Hello and welcome. Thank you for requesting me. I apologize for the delay. I was not online at the time you posted your question, and am not sure why I was being shown as online. I just logged on and saw your request. Do you know what kind of care the tortoise received before you got her - UVB light or not, food, etc.? Who was the vet you saw? Thank you.

Customer: replied 1 year ago.
She was seen at All Creatures Animal Hospital in East Amherst NY. I am not sure of her exact diet, but she was given to me with grassland tortoise food (zoo med brand) and I had shared our tortoises food lists with the owners a year ago. We have had her for 3 months now and she is eating a diet that is high in Kale and other Calcium rich foods. She's not as active as our younger tortoise, but does get around without using her hind legs. She also came with her own UVB light, I know they used it.
Expert:  Anna replied 1 year ago.

Thank you for getting back to me. I'm working on your answer, and will post it as soon as I have it typed up. I'll be back shortly.
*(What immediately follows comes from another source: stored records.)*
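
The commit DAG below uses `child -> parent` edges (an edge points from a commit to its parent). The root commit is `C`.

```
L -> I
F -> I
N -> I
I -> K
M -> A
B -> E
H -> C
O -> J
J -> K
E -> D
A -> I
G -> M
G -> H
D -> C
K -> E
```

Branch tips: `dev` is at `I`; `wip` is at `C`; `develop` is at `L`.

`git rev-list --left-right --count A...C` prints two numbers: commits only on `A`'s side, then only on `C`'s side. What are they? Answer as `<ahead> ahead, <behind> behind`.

5 ahead, 0 behind

Reachable from A: {A, C, D, E, I, K}.
Reachable from C: {C}.
Only in A's history (ahead): {A, D, E, I, K} — 5.
Only in C's history (behind): {} — 0.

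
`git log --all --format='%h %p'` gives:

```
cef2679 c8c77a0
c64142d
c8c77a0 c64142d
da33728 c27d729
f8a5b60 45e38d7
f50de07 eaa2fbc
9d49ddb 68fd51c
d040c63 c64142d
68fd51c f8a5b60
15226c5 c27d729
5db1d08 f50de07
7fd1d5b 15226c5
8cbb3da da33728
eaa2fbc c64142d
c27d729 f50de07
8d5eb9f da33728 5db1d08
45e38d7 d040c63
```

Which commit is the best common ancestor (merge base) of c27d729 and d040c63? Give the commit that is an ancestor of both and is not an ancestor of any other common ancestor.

Ancestors of c27d729: {c27d729, c64142d, eaa2fbc, f50de07}.
Ancestors of d040c63: {c64142d, d040c63}.
Common ancestors: {c64142d}.
The only common ancestor is c64142d, so it is the merge base.

c64142d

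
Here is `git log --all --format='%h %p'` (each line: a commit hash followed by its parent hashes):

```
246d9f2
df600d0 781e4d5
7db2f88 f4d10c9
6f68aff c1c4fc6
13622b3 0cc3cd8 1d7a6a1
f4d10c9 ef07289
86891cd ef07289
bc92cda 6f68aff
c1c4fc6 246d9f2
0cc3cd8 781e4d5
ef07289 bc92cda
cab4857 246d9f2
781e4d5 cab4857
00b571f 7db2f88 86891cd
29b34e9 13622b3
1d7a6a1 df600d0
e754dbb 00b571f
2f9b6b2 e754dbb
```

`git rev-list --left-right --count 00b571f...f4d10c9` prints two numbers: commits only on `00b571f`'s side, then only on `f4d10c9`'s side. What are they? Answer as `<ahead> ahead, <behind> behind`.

3 ahead, 0 behind

Reachable from 00b571f: {00b571f, 246d9f2, 6f68aff, 7db2f88, 86891cd, bc92cda, c1c4fc6, ef07289, f4d10c9}.
Reachable from f4d10c9: {246d9f2, 6f68aff, bc92cda, c1c4fc6, ef07289, f4d10c9}.
Only in 00b571f's history (ahead): {00b571f, 7db2f88, 86891cd} — 3.
Only in f4d10c9's history (behind): {} — 0.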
Expert:  Anna replied 1 year ago.

Thank you for waiting. This tortoise has classic symptoms of Metabolic Bone Disease (MBD), so the vet was on track with a calcium supplement. However, that doesn't go far enough. I recommend that you get a new UVB light as soon as possible. We don't know how old the present one is. The lights give off visible light for years, but after about 6 months, no UVB light is emitted. Since UVB is invisible to us, we aren't aware of this. Also, if a coil/spiral bulb is used, they are inconsistent in output. They may put out enough UVB to damage the eyes, or so little that MBD isn't prevented. I recommend the Reptisun 10.0 in the straight tube style.
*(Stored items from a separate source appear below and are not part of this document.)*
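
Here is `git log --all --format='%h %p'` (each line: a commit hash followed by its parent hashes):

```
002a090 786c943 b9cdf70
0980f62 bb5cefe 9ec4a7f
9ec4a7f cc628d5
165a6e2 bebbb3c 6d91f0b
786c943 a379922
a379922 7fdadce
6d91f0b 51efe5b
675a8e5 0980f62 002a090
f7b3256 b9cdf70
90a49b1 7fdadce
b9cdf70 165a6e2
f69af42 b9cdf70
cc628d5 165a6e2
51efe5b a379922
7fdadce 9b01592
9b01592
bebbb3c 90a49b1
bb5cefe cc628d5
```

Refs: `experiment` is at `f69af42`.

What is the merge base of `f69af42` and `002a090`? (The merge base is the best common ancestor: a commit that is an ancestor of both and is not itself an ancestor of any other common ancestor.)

b9cdf70

Ancestors of f69af42: {165a6e2, 51efe5b, 6d91f0b, 7fdadce, 90a49b1, 9b01592, a379922, b9cdf70, bebbb3c, f69af42}.
Ancestors of 002a090: {002a090, 165a6e2, 51efe5b, 6d91f0b, 786c943, 7fdadce, 90a49b1, 9b01592, a379922, b9cdf70, bebbb3c}.
Common ancestors: {165a6e2, 51efe5b, 6d91f0b, 7fdadce, 90a49b1, 9b01592, a379922, b9cdf70, bebbb3c}.
Among these, b9cdf70 is not an ancestor of any other common ancestor — it is the merge base.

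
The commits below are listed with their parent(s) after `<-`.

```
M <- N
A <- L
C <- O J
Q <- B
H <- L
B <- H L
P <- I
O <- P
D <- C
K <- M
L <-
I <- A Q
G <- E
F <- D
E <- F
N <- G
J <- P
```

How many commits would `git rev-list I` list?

6

Walking parent pointers from I: reachable set = {A, B, H, I, L, Q}.
That is 6 commits.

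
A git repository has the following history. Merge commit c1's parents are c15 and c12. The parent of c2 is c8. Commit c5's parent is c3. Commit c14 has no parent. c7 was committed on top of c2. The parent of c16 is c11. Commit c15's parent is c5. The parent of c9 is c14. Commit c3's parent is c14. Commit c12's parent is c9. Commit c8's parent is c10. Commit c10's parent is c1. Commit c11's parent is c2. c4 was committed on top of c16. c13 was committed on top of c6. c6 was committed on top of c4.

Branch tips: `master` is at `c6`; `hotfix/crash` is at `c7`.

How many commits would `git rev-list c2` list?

10

Walking parent pointers from c2: reachable set = {c1, c10, c12, c14, c15, c2, c3, c5, c8, c9}.
That is 10 commits.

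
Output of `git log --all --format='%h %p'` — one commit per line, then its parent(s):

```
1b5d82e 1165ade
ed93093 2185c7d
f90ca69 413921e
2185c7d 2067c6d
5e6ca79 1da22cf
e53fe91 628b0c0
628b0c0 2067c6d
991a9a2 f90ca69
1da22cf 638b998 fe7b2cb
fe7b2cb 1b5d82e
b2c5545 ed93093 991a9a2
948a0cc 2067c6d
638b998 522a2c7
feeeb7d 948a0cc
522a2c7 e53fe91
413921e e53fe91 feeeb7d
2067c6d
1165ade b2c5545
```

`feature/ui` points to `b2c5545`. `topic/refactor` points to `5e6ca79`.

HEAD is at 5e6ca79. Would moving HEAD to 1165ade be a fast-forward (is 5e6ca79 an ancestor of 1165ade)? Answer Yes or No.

No

A fast-forward from 5e6ca79 to 1165ade is possible iff 5e6ca79 is an ancestor of 1165ade.
Ancestors of 1165ade: {1165ade, 2067c6d, 2185c7d, 413921e, 628b0c0, 948a0cc, 991a9a2, b2c5545, e53fe91, ed93093, f90ca69, feeeb7d}.
5e6ca79 is not among them, so fast-forward is not possible.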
Also, pick up a cuttlebone. These are sold in the bird department of pets stores and are very inexpensive. Just place it in the enclosure. Don't use the holder that comes with it. Most tortoises will eat cuttlebone, and that is a good source of calcium. Kale, and a number of other so-called calcium rich foods actually promote MBD. The calcium they contain is in the form of an oxalate, which binds calcium to a form the body can't use. That leads to a deficiency. I suspect you got your information on feeding from a pet store, an outdated book, a misinformed breeder, or a less than reputable website. Unfortunately, such information is often incorrect. Those commercial foods are worthless. Tortoises need a high fiber diet. Greens are important, but greens alone don't contain enough fiber. Hay and grasses should be a big part of the diet. Buy some tasty varieties of hay. Oxbow packages high quality hays for pets. I found one company that will ship Oxbow products. The botanical blend would be best for tortoises because it has a mixture of hays and herbs:

Of course, greens such as dandelion, collards, and turnip greens are also good, but your tortoise really needs the fiber found in hays and grasses.

You can read much more about diet at the following reputable site:

The same site has a good care sheet:

The only way to reverse MBD is to provide both calcium and UVB. If your tortoise won't eat the cuttlebone, you'll need to find a vet who can provide an injected form of calcium. The vets you saw are actually reptile vets, and they should be able to help with this.

If you have more questions, let me know in a REPLY. I hope you'll be able to nurse the tortoise back to health.